David Pierce // Matematik (Mathematics) // M.S.G.S.Ü.

Travel

Ankara, November 3, 2007

The occasion was a demonstration for a free, democratic and egalitarian Turkey (özgür, demokratik ve eşitlikçi bir Türkiye). We gathered at the Ankara Train Station (Ankara tren garı) with some of our university comrades. One of us was interviewed for a documentary.

Then we marched over to Atatürk Bulvarı.

At the boulevard, we turned south and marched to the rallying area in Sıhhiye, near the great Hittite sculpture. It is my impression that, in Turkey as in the United States, Saturday is as popular a day for driving as any other. Yet our march was occupying a major traffic artery through the city. Well, that was something. The Ankara mayor does what he can to build roads for cars, even when it means taking away sidewalks from pedestrians. Yet we were making the city center car-free for a time.

We took a break for lunch at a nearby restaurant, then returned to the rally. This meant passing again through a gauntlet of police officers. The search of me was cursory. I was merely asked whether the liquid in my bottle was water. But Ayşe's red scarf aroused suspicion, as did the revolutionary literature she had collected from people handing it out. So it would seem that the police were searching for more than immediate physical dangers.

There were few handmade signs with clever sayings.
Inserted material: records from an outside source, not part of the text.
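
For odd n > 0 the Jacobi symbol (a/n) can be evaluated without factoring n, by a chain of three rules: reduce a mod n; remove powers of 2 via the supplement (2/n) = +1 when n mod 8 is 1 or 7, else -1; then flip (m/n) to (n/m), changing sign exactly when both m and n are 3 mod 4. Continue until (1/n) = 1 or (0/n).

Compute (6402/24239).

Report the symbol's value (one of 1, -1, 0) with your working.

1

6402 = 2^1·3201; (2/24239) = +1 since 24239 mod 8 = 7, so (6402/24239) = (+1)^1·(3201/24239); sign now +1
reciprocity: (3201/24239) = +1·(24239/3201) since 3201 mod 4 = 1, 24239 mod 4 = 3; sign now +1
(24239/3201) = (1832/3201)   [reduce mod 3201]
1832 = 2^3·229; (2/3201) = +1 since 3201 mod 8 = 1, so (1832/3201) = (+1)^3·(229/3201); sign now +1
reciprocity: (229/3201) = +1·(3201/229) since 229 mod 4 = 1, 3201 mod 4 = 1; sign now +1
(3201/229) = (224/229)   [reduce mod 229]
224 = 2^5·7; (2/229) = -1 since 229 mod 8 = 5, so (224/229) = (-1)^5·(7/229); sign now -1
reciprocity: (7/229) = +1·(229/7) since 7 mod 4 = 3, 229 mod 4 = 1; sign now -1
(229/7) = (5/7)   [reduce mod 7]
reciprocity: (5/7) = +1·(7/5) since 5 mod 4 = 1, 7 mod 4 = 3; sign now -1
(7/5) = (2/5)   [reduce mod 5]
2 = 2^1·1; (2/5) = -1 since 5 mod 8 = 5, so (2/5) = (-1)^1·(1/5); sign now +1
(1/5) = 1; final value = sign = +1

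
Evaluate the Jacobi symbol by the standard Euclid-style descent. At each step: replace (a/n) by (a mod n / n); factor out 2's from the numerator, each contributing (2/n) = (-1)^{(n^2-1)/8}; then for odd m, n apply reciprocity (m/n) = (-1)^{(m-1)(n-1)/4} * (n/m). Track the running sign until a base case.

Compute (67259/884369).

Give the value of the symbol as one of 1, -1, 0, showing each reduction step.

reciprocity: (67259/884369) = +1·(884369/67259) since 67259 mod 4 = 3, 884369 mod 4 = 1; sign now +1
(884369/67259) = (10002/67259)   [reduce mod 67259]
10002 = 2^1·5001; (2/67259) = -1 since 67259 mod 8 = 3, so (10002/67259) = (-1)^1·(5001/67259); sign now -1
reciprocity: (5001/67259) = +1·(67259/5001) since 5001 mod 4 = 1, 67259 mod 4 = 3; sign now -1
(67259/5001) = (2246/5001)   [reduce mod 5001]
2246 = 2^1·1123; (2/5001) = +1 since 5001 mod 8 = 1, so (2246/5001) = (+1)^1·(1123/5001); sign now -1
reciprocity: (1123/5001) = +1·(5001/1123) since 1123 mod 4 = 3, 5001 mod 4 = 1; sign now -1
(5001/1123) = (509/1123)   [reduce mod 1123]
reciprocity: (509/1123) = +1·(1123/509) since 509 mod 4 = 1, 1123 mod 4 = 3; sign now -1
(1123/509) = (105/509)   [reduce mod 509]
reciprocity: (105/509) = +1·(509/105) since 105 mod 4 = 1, 509 mod 4 = 1; sign now -1
(509/105) = (89/105)   [reduce mod 105]
reciprocity: (89/105) = +1·(105/89) since 89 mod 4 = 1, 105 mod 4 = 1; sign now -1
(105/89) = (16/89)   [reduce mod 89]
16 = 2^4·1; (2/89) = +1 since 89 mod 8 = 1, so (16/89) = (+1)^4·(1/89); sign now -1
(1/89) = 1; final value = sign = -1

-1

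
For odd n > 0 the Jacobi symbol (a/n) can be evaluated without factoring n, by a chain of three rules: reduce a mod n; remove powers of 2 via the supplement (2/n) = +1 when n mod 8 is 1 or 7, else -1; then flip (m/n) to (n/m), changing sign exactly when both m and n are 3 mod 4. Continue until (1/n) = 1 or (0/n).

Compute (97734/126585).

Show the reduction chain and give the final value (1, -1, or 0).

0

factor out 2^1: 97734 = 2^1·48867; with 126585 mod 8 = 1, (2/126585) = +1; sign now +1; continue with (48867/126585)
flip (48867/126585) -> (126585/48867): both odd, 48867 mod 4 = 3, 126585 mod 4 = 1, so the flip contributes +1; sign now +1
(126585/48867): 126585 mod 48867 = 28851, so (126585/48867) = (28851/48867)
flip (28851/48867) -> (48867/28851): both odd, 28851 mod 4 = 3, 48867 mod 4 = 3, so the flip contributes -1; sign now -1
(48867/28851): 48867 mod 28851 = 20016, so (48867/28851) = (20016/28851)
factor out 2^4: 20016 = 2^4·1251; with 28851 mod 8 = 3, (2/28851) = -1; sign now -1; continue with (1251/28851)
flip (1251/28851) -> (28851/1251): both odd, 1251 mod 4 = 3, 28851 mod 4 = 3, so the flip contributes -1; sign now +1
(28851/1251): 28851 mod 1251 = 78, so (28851/1251) = (78/1251)
factor out 2^1: 78 = 2^1·39; with 1251 mod 8 = 3, (2/1251) = -1; sign now -1; continue with (39/1251)
flip (39/1251) -> (1251/39): both odd, 39 mod 4 = 3, 1251 mod 4 = 3, so the flip contributes -1; sign now +1
(1251/39): 1251 mod 39 = 3, so (1251/39) = (3/39)
flip (3/39) -> (39/3): both odd, 3 mod 4 = 3, 39 mod 4 = 3, so the flip contributes -1; sign now -1
(39/3): 39 mod 3 = 0, so (39/3) = (0/3)
reached (0/3); gcd(a, n) > 1, so (0/3) = 0 and the symbol is 0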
Most signs were printed in multiple copies, or else they expressed membership in a group (a party or a union). Slogans from the round red signs included:

One great banner said roughly, “We are Alevi in Sivas; Armenian, with Hrant Dink; Kurdish, with Uncle Moses [an assassinated Kurdish elder]…”

Lately, the national flag is displayed everywhere in Turkey. It seems to represent war fever. The demonstration called for peace, and nobody carried the national flag.